Concurrently to this, Abby Quinn (Demi Moore), a pregnant woman living in California, prepares for the birth of her child. Her husband, Russell (Michael Biehn), is a defense lawyer representing Jimmy Szaragosa (John Taylor). Szaragosa is a man with Down syndrome, who is on trial for murdering his incestuous parents. He claims that he did so because of God’s teaching. Jimmy is convicted of the crime. It’s established that Abby and Russell previously went through a pregnancy that failed in the very late stages, so there’s heightened concern around this second pregnancy.
For additional income, Abby and Russell rent a room to the mysterious traveller, who identifies himself as David Bannon (Jürgen Prochnow). Soon after, Abby begins to have terrible nightmares of a man resembling David being struck down by a soldier, who then asks “would you die for him?” of her. Abby also learns of the apocalyptic signs that have occurred. Combined with her nightmares and David’s suspicious behavior, she begins to worry that something terrible is taking place. She snoops through David’s papers and discovers an ancient note that leads her to believe that he intends to harm her child. When Abby confronts David about this, he tells her that God’s grace is empty and soon, no souls will remain to be given to newborn people. Abby panics and stabs David, only for him to shrug off the injury and claim that he “cannot die again.”
It becomes apparent that he is actually the Second Coming of Jesus Christ. Abby’s nightmares are visions of his original crucifixion. We discover she is the reincarnation of Seraphia, the woman who offered Jesus water only to be turned away by Cartaphilus, who was Pilate’s porter who struck Jesus.
The signs of the apocalypse continue to unfold and eventually cause a giant storm. Abby connects with Avi (Manny Jacobs), a rabbinical student who helps her understand the events. Father Lucci (Peter Friedman), who has come to California as part of his investigation, finds her and hears her concerns. However, while meeting with Lucci, Abby spots a ring on his finger. It’s identical to the one that Cartaphilus wore and she learns that Lucci is Cartaphilus himself. Who was cursed to wander the Earth until Christ’s return to judge humanity. He intends to allow the apocalypse to take place so that his curse will finally be broken.

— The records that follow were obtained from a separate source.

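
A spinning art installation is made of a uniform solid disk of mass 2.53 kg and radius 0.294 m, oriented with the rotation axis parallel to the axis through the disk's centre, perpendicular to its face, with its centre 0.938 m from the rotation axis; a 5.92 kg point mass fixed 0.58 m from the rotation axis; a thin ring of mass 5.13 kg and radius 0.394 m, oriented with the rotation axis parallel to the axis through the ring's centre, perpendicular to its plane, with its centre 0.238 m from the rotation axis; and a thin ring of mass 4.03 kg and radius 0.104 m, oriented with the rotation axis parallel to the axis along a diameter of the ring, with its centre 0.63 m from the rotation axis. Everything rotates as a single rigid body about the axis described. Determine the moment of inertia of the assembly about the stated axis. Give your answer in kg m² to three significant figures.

7.04

Solid disk: I_cm = (1/2)MR² = (1/2)(2.53)(0.294)² = 0.10934 kg m²; centre at d = 0.938 m, so the parallel axis theorem gives I = 0.10934 + (2.53)(0.938)² = 2.3353 kg m².
Point mass: I_cm = 0; centre at d = 0.58 m, so the parallel axis theorem gives I = 0 + (5.92)(0.58)² = 1.9915 kg m².
Thin ring: I_cm = MR² = (5.13)(0.394)² = 0.79636 kg m²; centre at d = 0.238 m, so the parallel axis theorem gives I = 0.79636 + (5.13)(0.238)² = 1.0869 kg m².
Thin ring: I_cm = (1/2)MR² = (1/2)(4.03)(0.104)² = 0.021794 kg m²; centre at d = 0.63 m, so the parallel axis theorem gives I = 0.021794 + (4.03)(0.63)² = 1.6213 kg m².
Total I = 2.3353 + 1.9915 + 1.0869 + 1.6213 = 7.0351 kg m².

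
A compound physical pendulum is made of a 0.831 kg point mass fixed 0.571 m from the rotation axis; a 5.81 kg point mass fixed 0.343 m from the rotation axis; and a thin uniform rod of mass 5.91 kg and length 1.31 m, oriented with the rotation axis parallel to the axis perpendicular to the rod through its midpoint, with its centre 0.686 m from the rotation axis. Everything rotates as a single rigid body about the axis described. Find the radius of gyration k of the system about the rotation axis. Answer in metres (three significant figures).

Point mass: I_cm = 0; centre at d = 0.571 m, so I = I_cm + Md² gives I = 0 + (0.831)(0.571)² = 0.27094 kg·m².
Point mass: I_cm = 0; centre at d = 0.343 m, so I = I_cm + Md² gives I = 0 + (5.81)(0.343)² = 0.68354 kg·m².
Thin rod: I_cm = (1/12)ML² = (1/12)(5.91)(1.31)² = 0.84518 kg·m²; centre at d = 0.686 m, so I = I_cm + Md² gives I = 0.84518 + (5.91)(0.686)² = 3.6264 kg·m².
Total I = 4.5809 kg·m²; total mass M = 12.551 kg.
k = √(I/M) = √(4.5809/12.551) = 0.60414 m.

0.604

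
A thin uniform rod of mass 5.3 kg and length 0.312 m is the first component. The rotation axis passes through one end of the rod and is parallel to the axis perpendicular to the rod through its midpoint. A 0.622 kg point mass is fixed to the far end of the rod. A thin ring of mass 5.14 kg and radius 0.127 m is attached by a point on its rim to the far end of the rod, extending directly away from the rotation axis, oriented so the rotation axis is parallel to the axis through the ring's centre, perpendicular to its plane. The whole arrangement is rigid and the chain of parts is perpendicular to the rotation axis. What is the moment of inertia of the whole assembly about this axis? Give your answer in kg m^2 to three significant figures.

Thin rod: I_cm = (1/12)ML² = (1/12)(5.3)(0.312)² = 0.042994 kg m^2; centre at d = 0.156 m, so the parallel axis theorem gives I = 0.042994 + (5.3)(0.156)² = 0.17197 kg m^2.
Point mass: I_cm = 0; centre at d = 0.156 + 0.156 = 0.312 m, so the parallel axis theorem gives I = 0 + (0.622)(0.312)² = 0.060548 kg m^2.
Thin ring: I_cm = MR² = (5.14)(0.127)² = 0.082903 kg m^2; centre at d = 0.156 + 0.156 + 0.127 = 0.439 m, so the parallel axis theorem gives I = 0.082903 + (5.14)(0.439)² = 1.0735 kg m^2.
Total I = 0.17197 + 0.060548 + 1.0735 = 1.306 kg m^2.

1.31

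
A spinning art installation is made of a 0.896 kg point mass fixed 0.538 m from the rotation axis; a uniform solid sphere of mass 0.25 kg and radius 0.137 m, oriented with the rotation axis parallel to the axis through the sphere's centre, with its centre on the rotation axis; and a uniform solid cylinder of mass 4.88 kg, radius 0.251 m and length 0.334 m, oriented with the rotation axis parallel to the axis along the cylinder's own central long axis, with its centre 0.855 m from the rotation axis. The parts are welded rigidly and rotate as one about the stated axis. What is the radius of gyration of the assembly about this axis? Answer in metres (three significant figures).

Point mass: I_cm = 0; centre at d = 0.538 m, so the parallel axis theorem gives I = 0 + (0.896)(0.538)² = 0.25934 kg·m².
Solid sphere: I_cm = (2/5)MR² = (2/5)(0.25)(0.137)² = 0.0018769 kg·m²; axis through the centre, so I = 0.0018769 kg·m².
Solid cylinder: I_cm = (1/2)MR² = (1/2)(4.88)(0.251)² = 0.15372 kg·m²; centre at d = 0.855 m, so the parallel axis theorem gives I = 0.15372 + (4.88)(0.855)² = 3.7211 kg·m².
Total I = 3.9823 kg·m²; total mass M = 6.026 kg.
k = √(I/M) = √(3.9823/6.026) = 0.81293 m.

0.813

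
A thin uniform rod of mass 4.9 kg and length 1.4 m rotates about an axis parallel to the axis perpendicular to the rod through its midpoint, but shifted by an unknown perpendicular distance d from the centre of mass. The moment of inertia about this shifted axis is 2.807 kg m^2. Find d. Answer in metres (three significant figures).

0.640

About the centre-of-mass axis, I_cm = (1/12)ML² = (1/12)(4.9)(1.4)² = 0.80033 kg m^2.
Parallel axis theorem: I = I_cm + Md², so Md² = 2.807 − 0.80033 = 2.0067 kg m^2.
d = √(2.0067 / 4.9) = 0.63994 m.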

After fitting all the pieces together what will Abby do now? Is it too late to stop the apocalypse?
Seventh Sign is heavily religious film, a fact I didn’t realise before I was already well into it. Therefore, a lot of the references go over my head as I’m not religious. I’m sure some people who are religious would have found this movie spiritually moving but personally, I just watched it as a fictional tale. I’ve never heard of the “Guf” before but it’s an intriguing concept and makes for a good story. Although, all the religious speak was confusing and so I wasn’t clear on a whole lot until all the major pieces were fit together.
I’ve watched several faith based horror films before and seen it done better. Seventh Sign lacked any gore, scares or horror in any way, biblical horror maybe but nothing traditional. There’s nothing visually horrifying that you wouldn’t see in a war movie or a film about extreme weather.
The highlights were definitely Demi Moore’s performance (and also looks believably pregnant!), she gives a lot of raw emotion and so does Michael Biehn towards the end. It’s unfortunate I have little to say about Biehn’s and even Prochnow’s charcter as they were both very underused. The 80’s vibe and score help the movie immensely. Although the film is very well made it’s a bit too straight forward with its tale with little diversion in the plot.
Lastly, the ending is a happy one – although some might say not – similar to Ghost, which has always confused me because they’re going to Heaven so they’ll see them later, that’s not exactly a bad thing…
Over all, fascinating concept with a bland ride that could have easily been improved with gore or horror of any kind, carried through with its 80’s feel and raw emotional acting.